Bugün bir maç yazısından çok, genel bir değerlendirme ve eğri oturup doğru konuşma yazısı yazmak istedim ve bence tam zamanı gibi duruyor. Öncelikle, Hasan Arat yönetimi, mevcut koşullar içerisinde başarılı bir yaz transfer dönemi geçirmesine rağmen, kadro mühendisliği üzerine halen ciddi bir çalışma yapılmasının şart olduğunu, özellikle bu son maçla tekrar görmüş olduk. Üç senelik enkazın ardından, bu yönetimin asıl değerlendirmesinin önümüzdeki sene başladıktan sonra yapılmasının tek adil ve gerçekçi seçenek olduğunu düşünüyorum.
Bu yaz döneminin tartışmasız transferlerini bir kenara koyarsak; N’dour eğer son iki maçta da hemen hemen aynı dakikada Musrati çıktıktan sonra yerini alamayıp, sol kanattan Joao Mario 6 numaraya çekiliyorsa, bu orta saha sayısal şişkinliğinde ve zaten 12+2 yabancı kuralını tutturabilmek için inanılmaz sıkıntılar yaşadığımız bir sezonda, gerekliliği oldukça tartışılan bir transfer olduğu aşikar. Geleceğe yatırım, bir deneme transferi de denemez çünkü satın alma opsiyonu yok ve sene sonunda geri dönmesi neredeyse kesin gibi.
Joao Mario’nun ise diğer bazı transferlerin aksine zamana ihtiyaç duyduğu kesin, lakin hocanın istediği bir oyun planı ve şablonu var ve buna uygun olarak gelmiş olması, bekleyip görmek lazım demekten başka bir seçenek bırakmıyor.

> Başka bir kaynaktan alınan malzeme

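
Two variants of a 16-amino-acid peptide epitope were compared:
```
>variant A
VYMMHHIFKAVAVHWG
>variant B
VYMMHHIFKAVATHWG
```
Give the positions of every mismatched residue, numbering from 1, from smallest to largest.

Differences at position 13 (V→T).

13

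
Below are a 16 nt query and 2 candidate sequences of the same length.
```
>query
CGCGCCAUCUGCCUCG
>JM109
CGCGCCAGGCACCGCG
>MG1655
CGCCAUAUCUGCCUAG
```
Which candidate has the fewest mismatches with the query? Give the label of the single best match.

MG1655

JM109 differs at 5 sites; MG1655 differs at 4 sites. The closest is MG1655.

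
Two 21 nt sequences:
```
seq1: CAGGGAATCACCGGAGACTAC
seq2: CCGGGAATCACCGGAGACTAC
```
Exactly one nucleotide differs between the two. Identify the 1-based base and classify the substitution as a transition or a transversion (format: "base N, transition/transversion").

base 2, transversion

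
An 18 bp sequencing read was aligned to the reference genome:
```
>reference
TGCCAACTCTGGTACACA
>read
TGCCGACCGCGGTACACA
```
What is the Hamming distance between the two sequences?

4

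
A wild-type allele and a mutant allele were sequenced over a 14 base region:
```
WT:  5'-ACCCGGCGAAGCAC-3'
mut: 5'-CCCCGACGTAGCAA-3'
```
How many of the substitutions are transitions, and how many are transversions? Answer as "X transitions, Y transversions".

1 transition, 3 transversions

Transitions (purine↔purine or pyrimidine↔pyrimidine): 6 G→A.
Transversions (purine↔pyrimidine): 1 A→C, 9 A→T, 14 C→A.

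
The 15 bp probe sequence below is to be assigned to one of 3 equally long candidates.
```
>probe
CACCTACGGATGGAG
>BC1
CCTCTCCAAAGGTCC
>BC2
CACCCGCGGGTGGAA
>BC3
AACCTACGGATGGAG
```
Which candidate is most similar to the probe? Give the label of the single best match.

BC3

BC1 differs at 9 sites; BC2 differs at 4 sites; BC3 differs at 1 site. The closest is BC3.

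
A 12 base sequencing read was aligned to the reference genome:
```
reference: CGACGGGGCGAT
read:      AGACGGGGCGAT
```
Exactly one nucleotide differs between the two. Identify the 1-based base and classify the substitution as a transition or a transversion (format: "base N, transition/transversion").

Base 1 changes C→A. C is a pyrimidine and A is a purine, so this is a transversion.

base 1, transversion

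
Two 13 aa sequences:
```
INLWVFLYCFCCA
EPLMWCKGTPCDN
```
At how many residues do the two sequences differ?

11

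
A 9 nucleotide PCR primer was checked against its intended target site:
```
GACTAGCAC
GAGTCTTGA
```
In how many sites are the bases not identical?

6

Mismatches (1-based): site 3: C→G; site 5: A→C; site 6: G→T; site 7: C→T; site 8: A→G; site 9: C→A.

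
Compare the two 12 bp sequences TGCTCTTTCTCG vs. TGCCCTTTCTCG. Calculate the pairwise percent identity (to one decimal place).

91.7%

Mismatch at position 4 (1-based): 1 of 12.
Identical positions: 11/12 = 91.67% → 91.7%.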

Ve bu plan kesinlikle 6 numara değil, hocanın yedek kulübesine şöyle bir dönüp baktıktan sonra mecburen bu şekilde kullanmaya çalıştığını düşünüyorum.
Muci’nin ise bir yıldız değil, genç yetenek, N’dour’un aksine bir yatırım transferi olduğunu kabullenirsek, bence hepimiz oldukça rahatlayacağız. Ama her genç yetenek transferi içinde bir risk barındırır, ve Muci’nin o gelişmeyi halen gösteremediği bir gerçek, yoksa kulübede Onana ve N’Dour yabancı sayısını doldururken, 18’de bile olmamasının başka bir açıklaması olamaz.

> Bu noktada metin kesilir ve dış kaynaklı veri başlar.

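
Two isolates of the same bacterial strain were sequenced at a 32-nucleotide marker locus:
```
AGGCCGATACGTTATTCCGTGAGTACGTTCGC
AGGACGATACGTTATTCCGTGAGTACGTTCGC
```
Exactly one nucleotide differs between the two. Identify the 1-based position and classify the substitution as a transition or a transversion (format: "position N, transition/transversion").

Position 4 changes C→A. C is a pyrimidine and A is a purine, so this is a transversion.

position 4, transversion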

En civcivli konu ise, kiminin toz kondurmadığı, kiminin ise yerden yere vurduğu Musrati. İki yaklaşım da sıkıntılı, çünkü zaten Musrati artıları ve eksileriyle hep buydu. Tartışılması gereken asıl konu, yerlere göklere koymadan, yerden yere vurmadan Beşiktaş’ın 6 numarası olup olamayacağı. Buna cevap vermek için de 6 numaranın oyun tanımı ve öncelikli görevlerine bakmak gerekiyor. Kestirmeden net cevabı verirsek de, biraz eli ayağı düzgün ve bir oyun planı olan, gerek lig gerek avrupa’da orta seviye denebilecek takımlara bile, Gedson’un insanüstü oynamadığı her maçta, bu maçta da olduğu gibi çok büyük defansif sıkıntılar yaşanacağı. Musrati için, Rodri ve Mac Allister gibi örneklemeler ise maalesef biraz abesle iştigal kalıyor, çünkü bu oyuncular ne Musrati kadar hantal, ne yavaş ne de yumuşak.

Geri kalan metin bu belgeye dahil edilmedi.